Each line has 7 fields separated by commas: (1) The running key’s “key” which is just the first half of its plaintext, (2) the second half of the running key’s plaintext, which is equal to the Gromark’s entire plaintext, (3) Gromark key, (4) Gromark primer, (5) Gromark ciphertest (6) running key type: 0 is vegenere, 1 is variant, (7) Running key ciphertext.

The running key plaintext is twice as long as the Gromark plaintext so their ciphertext lengths are equal.

2 thoughts on “Ultimate strictly academic ID test.”

  1. My Analyzer has a test for Gromark which is fairly accurate compared to other types of its length, like Progressive Key. You produced a file with both those types last year and my program worked well on those two. For Running Key, though, my program mostly uses length, as you suggest, because of the ACA guidelines. I commented out the length test part and ran the program on the first five Running Key cts and in every case Gromark outscored Running Key. Other types were mostly on top with both Gromark and RK down below third place most of the time.
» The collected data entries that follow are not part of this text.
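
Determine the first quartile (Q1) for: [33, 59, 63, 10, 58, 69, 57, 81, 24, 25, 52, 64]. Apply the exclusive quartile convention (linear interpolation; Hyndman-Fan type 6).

27

Step 1: Sort the data: [10, 24, 25, 33, 52, 57, 58, 59, 63, 64, 69, 81]
Step 2: n = 12
Step 3: Using the exclusive quartile method:
  Q1 = 27
  Q2 (median) = 57.5
  Q3 = 63.75
  IQR = Q3 - Q1 = 63.75 - 27 = 36.75
Step 4: Q1 = 27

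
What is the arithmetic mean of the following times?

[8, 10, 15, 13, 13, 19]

13

Step 1: Sum all values: 8 + 10 + 15 + 13 + 13 + 19 = 78
Step 2: Count the number of values: n = 6
Step 3: Mean = sum / n = 78 / 6 = 13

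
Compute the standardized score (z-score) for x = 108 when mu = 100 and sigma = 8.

1

Step 1: Recall the z-score formula: z = (x - mu) / sigma
Step 2: Substitute values: z = (108 - 100) / 8
Step 3: z = 8 / 8 = 1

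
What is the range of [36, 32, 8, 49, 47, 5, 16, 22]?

44

Step 1: Identify the maximum value: max = 49
Step 2: Identify the minimum value: min = 5
Step 3: Range = max - min = 49 - 5 = 44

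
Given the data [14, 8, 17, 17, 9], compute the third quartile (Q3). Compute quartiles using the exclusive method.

17

Step 1: Sort the data: [8, 9, 14, 17, 17]
Step 2: n = 5
Step 3: Using the exclusive quartile method:
  Q1 = 8.5
  Q2 (median) = 14
  Q3 = 17
  IQR = Q3 - Q1 = 17 - 8.5 = 8.5
Step 4: Q3 = 17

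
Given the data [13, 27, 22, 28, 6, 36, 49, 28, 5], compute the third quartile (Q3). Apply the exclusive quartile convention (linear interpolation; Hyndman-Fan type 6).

32

Step 1: Sort the data: [5, 6, 13, 22, 27, 28, 28, 36, 49]
Step 2: n = 9
Step 3: Using the exclusive quartile method:
  Q1 = 9.5
  Q2 (median) = 27
  Q3 = 32
  IQR = Q3 - Q1 = 32 - 9.5 = 22.5
Step 4: Q3 = 32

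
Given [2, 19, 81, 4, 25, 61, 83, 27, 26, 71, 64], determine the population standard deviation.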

    Since Running Key and Autokey both involve plaintext being enciphered by plaintext, it seems logical that letter frequencies should reflect a specific skew. Without actual testing, my hypothesis would be to identify the ct letters produced by enciphering ETAION, or even ETA, with those same letters in Vigenere and expect those letters to predominate. The same could be done for Beaufort and Variant.
    For example, here are those letters enciphered in Vigenere, with key on left in caps, and pt the top row, ct in the columns:
    A aeinot
    E eimrsx
    I imqvwb
    N nrvabg
    O oswbch
    T txbghm
    The letters B,I, and M are the three most often produced letters in this chart, which assumes the six letters AEINOT are of equal frequency in pt. Thus one would expect BIM to be of higher than usual frequency in a Vig-enciphered RK. Since E and T, the two most frequent letters, when used as pt and key in either order produce ct X, I would expect the X to be in high frequency, too. I pasted a few thousand characters from your RK cts into my program and the A came out as most frequent. Since you mix Vigenere and Variant, this is unsurprising. The A enciphers itself as A in both. I’m too lazy to write a program separating the Vig from the Var types right now, but you might want to do so to see if these individual letter tests are predictive. The X did appear to have an elevated frequency in the short segments I tested.

  2. Yes, the plain letter pairs that are encrypted to give Vigenere or Variant/Beaufort cipher letters were used to calculate running key ciphertext frequencies by ROT13 in the JF 2002 Cryptogram. He used these frequencies to try telling Vigenere running keys from variant/Beaufort running keys. For the short running key ciphers used by the ACA this doesn’t work too often. But I think there is a good chance something like this will work in telling Gromarks from running keys.

    I’m thinking of using the 20,000 ciphers at the link to train a neural net using nothing but ciphertext frequencies to come up with a test that distinguishes running keys from Gromarks. It might work.